The Kelley Institute
Law of Lawyering
Supreme Court Review
Cases tagged as: legal advice
Burt v. Titlow
The Court held that the Sixth Circuit failed to apply the correct standard ("doubly deferential" standard) of review when it did not credit the state district court's reasonable factual findings when the Circuit assumed ineffective assistance of counsel where the record was silent.
Clapper v. Amnesty International USA
133 S. Ct. 1138 (2013) (PDF)
The Court reversed and remanded, 5-4, deciding that respondents lacked Article III standing to challenge FISA Amendments Act of 2008, 50 U.S.C. Section 1881(1)(a). The Court thus did not determine whether the federal wiretapping anti-terrorism program interferes with attorneys' ethical obligations.
Hinton v. Alabama
134 S. Ct. 1081 (2014) (PDF)
Claim of ineffective assistance of counsel was supported when defense counsel in a capital murder trial failed to seek additional funds to replace an inadequate expert when that failure was based not on any strategic decision, but rather on a mistaken belief that available funding was capped at $1,000. The Court vacated the judgment below and remanded the case for reconsideration of whether the attorney's deficient performance was prejudicial.

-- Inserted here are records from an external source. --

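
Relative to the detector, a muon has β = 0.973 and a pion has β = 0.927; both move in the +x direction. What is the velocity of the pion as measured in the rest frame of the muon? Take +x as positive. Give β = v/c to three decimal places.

β_A = 0.973, β_B = 0.927.
Transform to A's frame with the inverse velocity-addition law: u' = (u − v)/(1 − uv/c²), taking u = β_B and v = β_A.
u' = (0.927 − 0.973) / (1 − (0.973)(0.927)) = -0.0460/0.0980 = -0.4692.

β = -0.469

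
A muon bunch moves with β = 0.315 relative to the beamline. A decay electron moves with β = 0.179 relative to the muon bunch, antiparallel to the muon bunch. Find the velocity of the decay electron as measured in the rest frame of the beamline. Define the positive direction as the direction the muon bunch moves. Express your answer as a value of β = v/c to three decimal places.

β = +0.144

With v = 0.315 and u' = -0.179 (in units of c),
u = (u' + v)/(1 + u'v/c²):
u = (-0.179 + 0.315) / (1 + (-0.179)·0.315) = 0.1360/0.9436 = 0.1441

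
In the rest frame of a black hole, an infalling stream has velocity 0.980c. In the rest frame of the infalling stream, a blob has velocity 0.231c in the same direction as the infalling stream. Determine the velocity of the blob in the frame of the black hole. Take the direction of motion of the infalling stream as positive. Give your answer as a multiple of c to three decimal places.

0.987c

With v = 0.980 and u' = 0.231 (in units of c),
u = (u' + v)/(1 + u'v/c²):
u = (0.231 + 0.980) / (1 + 0.231·0.980) = 1.2110/1.2264 = 0.9875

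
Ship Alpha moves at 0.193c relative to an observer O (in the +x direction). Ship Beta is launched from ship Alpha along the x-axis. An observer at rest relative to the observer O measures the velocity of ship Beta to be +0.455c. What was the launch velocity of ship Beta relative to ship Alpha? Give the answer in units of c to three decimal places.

Invert the composition law: u' = (u − v)/(1 − uv/c²).
u' = (0.455 − 0.193) / (1 − (0.455)(0.193)) = 0.2620/0.9122 = 0.2872.

+0.287c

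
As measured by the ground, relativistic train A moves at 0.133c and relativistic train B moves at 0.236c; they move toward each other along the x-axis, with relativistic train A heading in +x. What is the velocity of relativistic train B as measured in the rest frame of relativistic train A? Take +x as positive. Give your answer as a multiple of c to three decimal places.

-0.358c

β_A = 0.133, β_B = -0.236.
Transform to A's frame with the inverse velocity-addition law: u' = (u − v)/(1 − uv/c²), taking u = β_B and v = β_A.
u' = (-0.236 − 0.133) / (1 − (0.133)(-0.236)) = -0.3690/1.0314 = -0.3578.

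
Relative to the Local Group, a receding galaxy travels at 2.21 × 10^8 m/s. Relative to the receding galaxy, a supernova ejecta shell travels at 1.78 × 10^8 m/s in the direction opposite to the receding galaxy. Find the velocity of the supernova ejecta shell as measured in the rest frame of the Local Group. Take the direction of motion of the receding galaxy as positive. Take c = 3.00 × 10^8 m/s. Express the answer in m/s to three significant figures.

+7.64 × 10^7 m/s

In units of c (dividing by 3.00 × 10^8 m/s): v = 0.737, u' = -0.593.
u = (u' + v)/(1 + u'v/c²):
u = (-0.593 + 0.737) / (1 + (-0.593)·0.737) = 0.1433/0.5629 = 0.2546
(Galilean addition would give +0.143c.)
Converting back: u = 0.2546 × 3.00 × 10^8 m/s.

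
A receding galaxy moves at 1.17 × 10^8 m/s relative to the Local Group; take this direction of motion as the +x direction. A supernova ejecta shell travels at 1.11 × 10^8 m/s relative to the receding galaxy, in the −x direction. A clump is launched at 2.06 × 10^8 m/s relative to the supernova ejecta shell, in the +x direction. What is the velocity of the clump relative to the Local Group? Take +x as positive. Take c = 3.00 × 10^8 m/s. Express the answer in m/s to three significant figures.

+2.10 × 10^8 m/s

Apply u = (u' + v)/(1 + u'v/c²) successively, working outward toward the Local Group.
(Dividing each given speed by c = 3.00 × 10^8 m/s to work in units of c.)
Start: velocity of the receding galaxy relative to the Local Group = 0.3900c.
Compose with the supernova ejecta shell (u' = -0.370 in the receding galaxy frame): u_1 = (-0.370 + 0.390) / (1 + (-0.370)·0.390) = 0.0200/0.8557 = 0.0234.
Compose with the clump (u' = 0.687 in the supernova ejecta shell frame): u_2 = (0.687 + 0.023) / (1 + 0.687·0.023) = 0.7100/1.0160 = 0.6988.
So u = 0.6988 × 3.00 × 10^8 m/s.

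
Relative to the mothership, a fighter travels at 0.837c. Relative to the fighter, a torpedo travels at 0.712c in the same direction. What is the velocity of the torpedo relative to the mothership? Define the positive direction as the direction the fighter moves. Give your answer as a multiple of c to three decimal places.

With v = 0.837 and u' = 0.712 (in units of c),
u = (u' + v)/(1 + u'v/c²):
u = (0.712 + 0.837) / (1 + 0.712·0.837) = 1.5490/1.5959 = 0.9706
(Galilean addition would give +1.549c, exceeding c.)

0.971c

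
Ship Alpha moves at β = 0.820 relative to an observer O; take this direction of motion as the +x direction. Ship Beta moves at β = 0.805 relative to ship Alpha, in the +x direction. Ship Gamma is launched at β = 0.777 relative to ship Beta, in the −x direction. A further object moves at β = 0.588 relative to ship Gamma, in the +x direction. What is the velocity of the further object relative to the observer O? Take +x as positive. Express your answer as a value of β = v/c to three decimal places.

Apply u = (u' + v)/(1 + u'v/c²) successively, working outward toward the observer O.
Start: velocity of ship Alpha relative to the observer O = 0.8200c.
Compose with ship Beta (u' = 0.805 in ship Alpha frame): u_1 = (0.805 + 0.820) / (1 + 0.805·0.820) = 1.6250/1.6601 = 0.9789.
Compose with ship Gamma (u' = -0.777 in ship Beta frame): u_2 = (-0.777 + 0.979) / (1 + (-0.777)·0.979) = 0.2019/0.2394 = 0.8431.
Compose with the further object (u' = 0.588 in ship Gamma frame): u_3 = (0.588 + 0.843) / (1 + 0.588·0.843) = 1.4311/1.4957 = 0.9568.

β = +0.957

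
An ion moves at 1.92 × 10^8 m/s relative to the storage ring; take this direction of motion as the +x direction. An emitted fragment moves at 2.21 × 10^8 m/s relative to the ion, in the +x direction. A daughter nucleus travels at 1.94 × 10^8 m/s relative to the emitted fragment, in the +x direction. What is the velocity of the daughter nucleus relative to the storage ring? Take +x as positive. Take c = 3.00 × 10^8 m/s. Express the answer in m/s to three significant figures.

Apply u = (u' + v)/(1 + u'v/c²) successively, working outward toward the storage ring.
(Dividing each given speed by c = 3.00 × 10^8 m/s to work in units of c.)
Start: velocity of the ion relative to the storage ring = 0.6400c.
Compose with the emitted fragment (u' = 0.737 in the ion frame): u_1 = (0.737 + 0.640) / (1 + 0.737·0.640) = 1.3767/1.4715 = 0.9356.
Compose with the daughter nucleus (u' = 0.647 in the emitted fragment frame): u_2 = (0.647 + 0.936) / (1 + 0.647·0.936) = 1.5822/1.6050 = 0.9858.
So u = 0.9858 × 3.00 × 10^8 m/s.

2.96 × 10^8 m/s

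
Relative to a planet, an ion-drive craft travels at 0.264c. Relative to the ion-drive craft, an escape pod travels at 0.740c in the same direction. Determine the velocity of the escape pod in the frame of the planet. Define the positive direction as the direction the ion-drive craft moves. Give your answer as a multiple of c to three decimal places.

With v = 0.264 and u' = 0.740 (in units of c),
u = (u' + v)/(1 + u'v/c²):
u = (0.740 + 0.264) / (1 + 0.740·0.264) = 1.0040/1.1954 = 0.8399
(Galilean addition would give +1.004c, exceeding c.)

0.840c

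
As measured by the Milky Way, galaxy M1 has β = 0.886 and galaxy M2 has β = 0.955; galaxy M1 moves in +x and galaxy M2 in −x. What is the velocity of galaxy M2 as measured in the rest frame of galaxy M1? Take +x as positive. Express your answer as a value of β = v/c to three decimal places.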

Holder v. Humanitarian Law Project
130 S. Ct. 2705 (2010) (PDF)
18 USSCS sec. 2339B did not require proof of intent to further an illegal terrorists organizations activities. The statute was not impermissibly vague as applied to plaintiff's proposed activities which included training and expert advice or assistance. The statute did not prohibit independent advocacy but providing even benign support to a foreign terrorist organization bolstered terrorist activities
Milavetz, Gallop & Milavetz, P.A. v. United States
130 S. Ct. 1324 (2010) (PDF)
Attorneys who provide bankruptcy assistance to assisted persons are debt relief agencies under the BAPCPA, and as such Section 526(a)(4) prohibits an attorney only from advising a debtor to incur more debt because the debtor is filing for bankruptcy, rather than for a valid purpose. Section 528's advertising disclosure requirements are valid under the First Amendment as applied to Milavetz.